AESOP: Automatic Policy Learning for Predicting and Mitigating Network Service Impairments
Supratim Deb (AT&T Labs);Zihui Ge (AT&T Labs);Sastry Isukapalli (AT&T Labs);Sarat Puthenpura (AT&T Labs);Shobha Venkataraman (AT&T Labs);He Yan (AT&T Labs);Jennifer Yates (AT&T Labs)
Efficient management and control of modern (4G LTE) and next-gen (5G) cellular networks is of paramount importance as networks have to maintain highly reliable service quality to support rapid growth in traffic demand and new application services. Fast responses to network service degradation is going to be the key for networks to deliver promised benefits to end-users. Evolving network management towards data-driven automation would have dramatic impact on the quality and speed of mitigation. In this paper, we present AESOP, a data-driven intelligent system to facilitate automatic learning of policies and rules for triggering remedial troubleshooting actions in Networks.
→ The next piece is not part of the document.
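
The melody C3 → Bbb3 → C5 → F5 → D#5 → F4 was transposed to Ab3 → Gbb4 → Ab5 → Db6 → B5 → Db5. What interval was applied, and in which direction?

up a minor sixth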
AESOP combines best practices of operations’ intelligence with variety of measurement data to learn and validate operational policies to mitigate service problems in networks. AESOP design addresses key challenges like learning from high-dimensional noisy data, capturing multiple fault models, very high service-cost of false positives, evolving network infrastructure (leading to changing data distribution), etc. We present the design of our system and show results from our ongoing experiments to show the operational efficiency that can be had from such policy driven automation.